StarQuest: keeping data in motion

 

StarQuest Technical Documents

Configuring SQDR Cloud Services

Last Update: 19 June 2017
Product: SQDR Plus
Version: 4.50 and later
Article ID: SQV00PL027

Abstract

This technical document describes configuring SQDR Plus and SQDR on a virtual machine running on a cloud service as Microsoft Azure or Amazon Web Services (AWS), connecting to an in-house IBM i (iSeries) server that has been configured as described in Preparing IBM i for use with SQDR Cloud Services.

Solution

Prerequisites

You will need the following:

  • Text file containing the IBM i's Certificate Authority (CA) certificate in Base64-encoded ASCII data format.
  • Hostname or IP address of the firewall/router that will be forwarding iAccess/Java Toolbox traffic to the IBM i server.

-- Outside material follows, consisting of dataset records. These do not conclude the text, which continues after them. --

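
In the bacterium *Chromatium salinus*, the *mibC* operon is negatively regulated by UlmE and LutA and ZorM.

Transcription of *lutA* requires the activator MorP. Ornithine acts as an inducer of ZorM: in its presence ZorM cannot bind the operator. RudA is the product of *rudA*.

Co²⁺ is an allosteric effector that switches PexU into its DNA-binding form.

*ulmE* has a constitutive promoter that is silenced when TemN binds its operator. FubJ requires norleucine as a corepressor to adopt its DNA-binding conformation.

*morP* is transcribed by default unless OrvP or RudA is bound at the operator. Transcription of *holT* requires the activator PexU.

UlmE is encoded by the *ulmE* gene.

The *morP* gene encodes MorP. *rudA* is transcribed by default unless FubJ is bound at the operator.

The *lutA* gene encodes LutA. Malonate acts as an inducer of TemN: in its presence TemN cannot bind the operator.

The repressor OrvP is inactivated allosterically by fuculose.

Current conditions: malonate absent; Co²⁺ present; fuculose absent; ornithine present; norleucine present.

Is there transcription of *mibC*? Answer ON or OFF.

Malonate is absent, so TemN is active.
With repressor TemN bound, *ulmE* is not transcribed.
So UlmE is not produced.
Fuculose is absent, so OrvP is active.
Norleucine is present, so FubJ is active.
With repressor FubJ bound, *rudA* is not transcribed.
So RudA is not produced.
With repressor OrvP bound, *morP* is not transcribed.
So MorP is not produced.
Required activator MorP is absent, so *lutA* is not transcribed.
So LutA is not produced.
Ornithine is present, so ZorM is inactive.
With no repressor bound, *mibC* is transcribed.

ON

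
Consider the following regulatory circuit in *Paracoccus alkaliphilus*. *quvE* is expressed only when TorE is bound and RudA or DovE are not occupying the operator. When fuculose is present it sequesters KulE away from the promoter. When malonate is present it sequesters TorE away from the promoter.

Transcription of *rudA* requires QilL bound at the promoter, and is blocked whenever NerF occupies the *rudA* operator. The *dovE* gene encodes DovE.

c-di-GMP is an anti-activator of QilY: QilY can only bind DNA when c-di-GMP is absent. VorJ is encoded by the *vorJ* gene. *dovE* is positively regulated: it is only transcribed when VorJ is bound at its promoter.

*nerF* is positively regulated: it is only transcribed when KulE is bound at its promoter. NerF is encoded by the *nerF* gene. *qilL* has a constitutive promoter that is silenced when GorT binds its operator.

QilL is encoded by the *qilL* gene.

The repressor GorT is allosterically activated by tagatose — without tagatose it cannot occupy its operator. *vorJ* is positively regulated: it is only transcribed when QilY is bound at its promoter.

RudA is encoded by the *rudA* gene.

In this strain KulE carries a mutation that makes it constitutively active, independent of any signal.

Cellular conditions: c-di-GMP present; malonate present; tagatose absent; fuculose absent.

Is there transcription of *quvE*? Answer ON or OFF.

Tagatose is absent, so GorT is inactive.
With no repressor bound, *qilL* is transcribed.
So QilL is produced and active.
KulE is constitutively active in this strain.
No repressor is bound and KulE is active, so *nerF* is transcribed.
So NerF is produced and active.
With repressor NerF bound, *rudA* is not transcribed.
So RudA is not produced.
c-di-GMP is present, so QilY is inactive.
Required activator QilY is absent, so *vorJ* is not transcribed.
So VorJ is not produced.
Required activator VorJ is absent, so *dovE* is not transcribed.
So DovE is not produced.
Malonate is present, so TorE is inactive.
Required activator TorE is absent, so *quvE* is not transcribed.

OFF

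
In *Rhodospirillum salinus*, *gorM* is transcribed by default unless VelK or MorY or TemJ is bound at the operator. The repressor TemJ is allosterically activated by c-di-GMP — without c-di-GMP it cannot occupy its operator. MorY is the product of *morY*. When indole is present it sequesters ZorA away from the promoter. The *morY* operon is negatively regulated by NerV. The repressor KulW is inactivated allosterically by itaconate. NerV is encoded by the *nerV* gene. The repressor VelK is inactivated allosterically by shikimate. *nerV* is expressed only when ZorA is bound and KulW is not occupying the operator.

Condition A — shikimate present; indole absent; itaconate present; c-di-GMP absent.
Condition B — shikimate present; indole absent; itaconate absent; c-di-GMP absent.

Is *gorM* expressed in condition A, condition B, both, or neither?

Condition A:
Shikimate is present, so VelK is inactive.
Indole is absent, so ZorA is active.
Itaconate is present, so KulW is inactive.
No repressor is bound and ZorA is active, so *nerV* is transcribed.
So NerV is produced and active.
With repressor NerV bound, *morY* is not transcribed.
So MorY is not produced.
c-di-GMP is absent, so TemJ is inactive.
With no repressor bound, *gorM* is transcribed.
→ *gorM* is ON in A.
Condition B:
Shikimate is present, so VelK is inactive.
Indole is absent, so ZorA is active.
Itaconate is absent, so KulW is active.
With repressor KulW bound, *nerV* is not transcribed.
So NerV is not produced.
With no repressor bound, *morY* is transcribed.
So MorY is produced and active.
c-di-GMP is absent, so TemJ is inactive.
With repressor MorY bound, *gorM* is not transcribed.
→ *gorM* is OFF in B.

A only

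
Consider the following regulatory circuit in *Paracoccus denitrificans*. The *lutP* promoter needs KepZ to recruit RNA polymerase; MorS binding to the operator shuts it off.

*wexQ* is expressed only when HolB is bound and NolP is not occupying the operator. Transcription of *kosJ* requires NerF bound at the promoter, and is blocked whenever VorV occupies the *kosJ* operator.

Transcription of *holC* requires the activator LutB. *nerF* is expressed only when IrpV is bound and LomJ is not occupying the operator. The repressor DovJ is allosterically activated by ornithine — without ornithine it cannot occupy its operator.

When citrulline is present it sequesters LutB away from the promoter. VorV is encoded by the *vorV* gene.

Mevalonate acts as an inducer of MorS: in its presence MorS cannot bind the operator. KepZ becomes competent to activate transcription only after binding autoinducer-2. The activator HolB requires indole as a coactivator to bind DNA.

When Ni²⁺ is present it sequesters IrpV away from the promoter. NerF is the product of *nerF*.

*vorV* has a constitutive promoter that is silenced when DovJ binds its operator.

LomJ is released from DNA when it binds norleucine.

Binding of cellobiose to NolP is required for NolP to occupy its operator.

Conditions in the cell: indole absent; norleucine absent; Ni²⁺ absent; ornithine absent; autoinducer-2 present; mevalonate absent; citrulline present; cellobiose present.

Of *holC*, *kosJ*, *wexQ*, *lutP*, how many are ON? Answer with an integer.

0

Citrulline is present, so LutB is inactive.
Required activator LutB is absent, so *holC* is not transcribed.
→ *holC* is OFF.
Ornithine is absent, so DovJ is inactive.
With no repressor bound, *vorV* is transcribed.
So VorV is produced and active.
Norleucine is absent, so LomJ is active.
Ni²⁺ is absent, so IrpV is active.
With repressor LomJ bound, *nerF* is not transcribed.
So NerF is not produced.
With repressor VorV bound, *kosJ* is not transcribed.
→ *kosJ* is OFF.
Indole is absent, so HolB is inactive.
Cellobiose is present, so NolP is active.
With repressor NolP bound, *wexQ* is not transcribed.
→ *wexQ* is OFF.
Autoinducer-2 is present, so KepZ is active.
Mevalonate is absent, so MorS is active.
With repressor MorS bound, *lutP* is not transcribed.
→ *lutP* is OFF.
0 of the 4 genes are transcribed.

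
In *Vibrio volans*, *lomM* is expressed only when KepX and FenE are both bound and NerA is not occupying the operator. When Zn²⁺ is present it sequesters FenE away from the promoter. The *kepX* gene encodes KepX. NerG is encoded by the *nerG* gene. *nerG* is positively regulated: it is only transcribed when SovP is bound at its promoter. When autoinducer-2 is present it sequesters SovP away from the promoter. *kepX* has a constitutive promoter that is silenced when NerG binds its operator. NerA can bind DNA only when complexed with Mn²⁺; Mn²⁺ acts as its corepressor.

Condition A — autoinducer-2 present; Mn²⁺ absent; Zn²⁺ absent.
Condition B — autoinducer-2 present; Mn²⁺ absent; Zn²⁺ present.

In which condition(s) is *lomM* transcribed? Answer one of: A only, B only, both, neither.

Condition A:
Autoinducer-2 is present, so SovP is inactive.
Required activator SovP is absent, so *nerG* is not transcribed.
So NerG is not produced.
With no repressor bound, *kepX* is transcribed.
So KepX is produced and active.
Mn²⁺ is absent, so NerA is inactive.
Zn²⁺ is absent, so FenE is active.
No repressor is bound and KepX and FenE are active, so *lomM* is transcribed.
→ *lomM* is ON in A.
Condition B:
Autoinducer-2 is present, so SovP is inactive.
Required activator SovP is absent, so *nerG* is not transcribed.
So NerG is not produced.
With no repressor bound, *kepX* is transcribed.
So KepX is produced and active.
Mn²⁺ is absent, so NerA is inactive.
Zn²⁺ is present, so FenE is inactive.
Required activator FenE is absent, so *lomM* is not transcribed.
→ *lomM* is OFF in B.

A only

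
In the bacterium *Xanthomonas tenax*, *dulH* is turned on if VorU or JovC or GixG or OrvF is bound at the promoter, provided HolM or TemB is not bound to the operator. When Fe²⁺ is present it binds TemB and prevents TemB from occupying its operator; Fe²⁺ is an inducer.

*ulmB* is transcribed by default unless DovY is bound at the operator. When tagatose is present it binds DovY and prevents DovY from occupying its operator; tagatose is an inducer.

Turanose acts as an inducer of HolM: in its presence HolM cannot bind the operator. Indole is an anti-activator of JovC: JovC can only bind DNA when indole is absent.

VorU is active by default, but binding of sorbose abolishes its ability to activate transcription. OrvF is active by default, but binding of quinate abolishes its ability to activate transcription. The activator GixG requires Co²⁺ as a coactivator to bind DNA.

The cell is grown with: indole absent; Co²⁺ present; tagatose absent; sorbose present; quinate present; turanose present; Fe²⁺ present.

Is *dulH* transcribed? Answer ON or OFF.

ON

Turanose is present, so HolM is inactive.
Sorbose is present, so VorU is inactive.
Indole is absent, so JovC is active.
Fe²⁺ is present, so TemB is inactive.
Co²⁺ is present, so GixG is active.
Quinate is present, so OrvF is inactive.
Activator JovC is present, so *dulH* is transcribed.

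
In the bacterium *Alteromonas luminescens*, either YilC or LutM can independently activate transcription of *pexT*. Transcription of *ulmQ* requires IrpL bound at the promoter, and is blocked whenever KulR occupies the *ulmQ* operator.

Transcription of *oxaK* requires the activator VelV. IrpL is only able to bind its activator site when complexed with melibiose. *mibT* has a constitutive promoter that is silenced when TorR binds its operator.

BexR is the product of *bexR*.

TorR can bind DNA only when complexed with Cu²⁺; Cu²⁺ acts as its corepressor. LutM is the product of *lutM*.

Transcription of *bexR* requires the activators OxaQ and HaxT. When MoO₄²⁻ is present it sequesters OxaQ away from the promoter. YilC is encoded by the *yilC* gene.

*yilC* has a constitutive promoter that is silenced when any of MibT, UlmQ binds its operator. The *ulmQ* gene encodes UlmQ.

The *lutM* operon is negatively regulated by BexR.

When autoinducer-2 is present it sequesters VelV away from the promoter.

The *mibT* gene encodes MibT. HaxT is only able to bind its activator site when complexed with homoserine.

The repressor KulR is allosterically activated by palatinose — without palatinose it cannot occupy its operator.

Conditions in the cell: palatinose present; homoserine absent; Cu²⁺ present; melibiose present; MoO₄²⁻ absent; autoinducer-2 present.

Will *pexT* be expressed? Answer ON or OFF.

ON

Cu²⁺ is present, so TorR is active.
With repressor TorR bound, *mibT* is not transcribed.
So MibT is not produced.
Melibiose is present, so IrpL is active.
Palatinose is present, so KulR is active.
With repressor KulR bound, *ulmQ* is not transcribed.
So UlmQ is not produced.
With no repressor bound, *yilC* is transcribed.
So YilC is produced and active.
MoO₄²⁻ is absent, so OxaQ is active.
Homoserine is absent, so HaxT is inactive.
Required activator HaxT is absent, so *bexR* is not transcribed.
So BexR is not produced.
With no repressor bound, *lutM* is transcribed.
So LutM is produced and active.
Activator YilC is present, so *pexT* is transcribed.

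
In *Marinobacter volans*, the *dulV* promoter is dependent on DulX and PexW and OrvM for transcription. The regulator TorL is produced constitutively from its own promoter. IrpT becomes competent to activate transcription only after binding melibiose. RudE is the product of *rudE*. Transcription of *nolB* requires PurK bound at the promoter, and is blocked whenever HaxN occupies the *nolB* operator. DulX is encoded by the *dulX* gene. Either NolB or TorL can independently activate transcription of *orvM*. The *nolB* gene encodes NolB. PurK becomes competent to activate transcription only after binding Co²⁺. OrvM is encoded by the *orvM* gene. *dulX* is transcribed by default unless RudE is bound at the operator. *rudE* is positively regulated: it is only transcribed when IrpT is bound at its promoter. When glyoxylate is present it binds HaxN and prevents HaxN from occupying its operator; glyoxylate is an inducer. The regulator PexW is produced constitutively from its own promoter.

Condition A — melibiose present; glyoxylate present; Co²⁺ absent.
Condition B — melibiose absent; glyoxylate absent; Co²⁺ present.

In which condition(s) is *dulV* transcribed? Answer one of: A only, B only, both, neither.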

Configuring SQDR Plus (tier 2)

Open the Certificate Management screen of SQDR Control Center by one of the following methods:

  • Select Manage Certficates from the Database menu item.
  • Select Manage Certficates from the Add Database wizard.
  • Point a browser window to http://127.0.0.1:8080/SQDRManager/?sqdr.option=cert (or http://tier2-hostname:8080/SQDRManager/?sqdr.option=cert if you are accessing the SQDR Control Center remotely)

The keystore file is stored in C:\ProgramData\StarQuest\sqdrplus (Windows) or /var/sqdrplus (Linux).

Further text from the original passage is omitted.